History of the Silver State: Nevada and its Silver Districts

Nevada and its silver districts built the western territory into a modern American state.

Today, the world best knows Nevada for its modern gold production—however, a new generation is rediscovering Nevada’s famous silver districts and their potential.

This infographic comes to us from Blackrock Gold and outlines the history of Nevada and its legendary silver districts.

A Timeline of Nevada’s Famous Silver Districts

The Paiute, Shoshone, Quoeech, Washoe, and Walapai tribes populated the territory that is now the American state of Nevada before the Europeans arrived in the 18th century.

Nevada became part of the Spanish Empire as part of the greater province of New Spain, and then later Mexico after independence. As a result of the Mexican–American War and the Treaty of Guadalupe Hidalgo, Mexico permanently lost Alta California in 1848.

The United States continued to administer the area as a territory.
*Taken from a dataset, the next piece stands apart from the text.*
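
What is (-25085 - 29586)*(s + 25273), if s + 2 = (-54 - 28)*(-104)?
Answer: -1847825129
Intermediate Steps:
s = 8526 (s = -2 + (-54 - 28)*(-104) = -2 - 82*(-104) = -2 + 8528 = 8526)
(-25085 - 29586)*(s + 25273) = (-25085 - 29586)*(8526 + 25273) = -54671*33799 = -1847825129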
As part of the Mexican Cession in 1848 and then the California Gold Rush, the state’s area was first part of the Utah Territory, then the Nevada Territory in 1861.
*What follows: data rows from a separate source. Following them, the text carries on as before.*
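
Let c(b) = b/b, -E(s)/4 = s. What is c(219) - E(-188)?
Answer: -751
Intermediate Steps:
E(s) = -4*s
c(b) = 1
c(219) - E(-188) = 1 - (-4)*(-188) = 1 - 1*752 = 1 - 752 = -751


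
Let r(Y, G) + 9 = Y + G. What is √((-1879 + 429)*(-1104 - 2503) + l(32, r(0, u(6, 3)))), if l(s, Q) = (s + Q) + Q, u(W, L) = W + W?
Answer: 6*√145283 ≈ 2287.0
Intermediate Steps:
u(W, L) = 2*W
r(Y, G) = -9 + G + Y (r(Y, G) = -9 + (Y + G) = -9 + (G + Y) = -9 + G + Y)
l(s, Q) = s + 2*Q (l(s, Q) = (Q + s) + Q = s + 2*Q)
√((-1879 + 429)*(-1104 - 2503) + l(32, r(0, u(6, 3)))) = √((-1879 + 429)*(-1104 - 2503) + (32 + 2*(-9 + 2*6 + 0))) = √(-1450*(-3607) + (32 + 2*(-9 + 12 + 0))) = √(5230150 + (32 + 2*3)) = √(5230150 + (32 + 6)) = √(5230150 + 38) = √5230188 = 6*√145283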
However, the great Comstock mining boom of 1859 in Virginia City consolidated the area as part of the United States. Silver discoveries and mining spurred development and statehood, all by uncovering the famous silver districts of Nevada.

An eccentric Canadian from Trenton, Ontario, Henry Comstock gave his last name to a discovery that launched mining in Nevada. In 1859, Comstock revealed his discovery and sparked a silver rush, sending thousands of prospectors into Nevada and becoming the genesis of Nevada’s mining industry.
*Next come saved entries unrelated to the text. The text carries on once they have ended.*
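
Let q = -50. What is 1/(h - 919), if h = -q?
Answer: -1/869 ≈ -0.0011507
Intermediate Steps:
h = 50 (h = -1*(-50) = 50)
1/(h - 919) = 1/(50 - 919) = 1/(-869) = -1/869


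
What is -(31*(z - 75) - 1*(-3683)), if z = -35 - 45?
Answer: 1122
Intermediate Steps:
z = -80
-(31*(z - 75) - 1*(-3683)) = -(31*(-80 - 75) - 1*(-3683)) = -(31*(-155) + 3683) = -(-4805 + 3683) = -1*(-1122) = 1122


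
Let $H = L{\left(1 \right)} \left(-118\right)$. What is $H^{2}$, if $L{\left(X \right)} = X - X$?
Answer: $0$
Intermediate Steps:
$L{\left(X \right)} = 0$
$H = 0$ ($H = 0 \left(-118\right) = 0$)
$H^{2} = 0^{2} = 0$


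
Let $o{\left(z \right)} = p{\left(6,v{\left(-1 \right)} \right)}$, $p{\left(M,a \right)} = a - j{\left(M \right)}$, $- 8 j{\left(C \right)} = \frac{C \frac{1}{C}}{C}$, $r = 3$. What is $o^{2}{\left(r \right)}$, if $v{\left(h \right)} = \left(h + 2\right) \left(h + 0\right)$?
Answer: $\frac{2209}{2304} \approx 0.95877$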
Accidental Treasure: The Tonopah Silver District

Over time, miners exhausted the initial discoveries of silver until the Tonopah District in 1900 revived silver mining in the state.

As the legend goes, Jim Butler discovered the Tonopah district and its silver-rich ore. He went looking for a pack mule that wandered off in the night and sought shelter near a rock outcropping.

When Butler discovered the animal the next morning, he picked up a rock to throw at it in frustration and noticed the rock was heavy. He had stumbled upon the second-richest silver strike in all of Nevada’s history.

Silver production exploded in Tonopah and peaked at 450,000 ounces a year in 1915. However, between World War 1, the Great Depression, and World War 2, the country was exhausted of workers, and silver production tumbled by 1950.

The early suspension of mining in the region left it ripe for new exploration and discovery.

Unrealized Potential in Nevada for Silver Discovery

Today the bulk of the current mining in Nevada occurs along the Cortez and Carlin gold trends in the northeast. However the state’s earliest discoveries lie in what is known as the Walker Lane Trend that extends the entire western border of the state.

Several companies have taken note and are applying modern exploration to a neglected area for a new generation of silver discovery, and the Tonopah lies at the center of the Walker Lane Trend.

It is in the Tonopah Silver district where the past of Nevada lies—and the future will, too.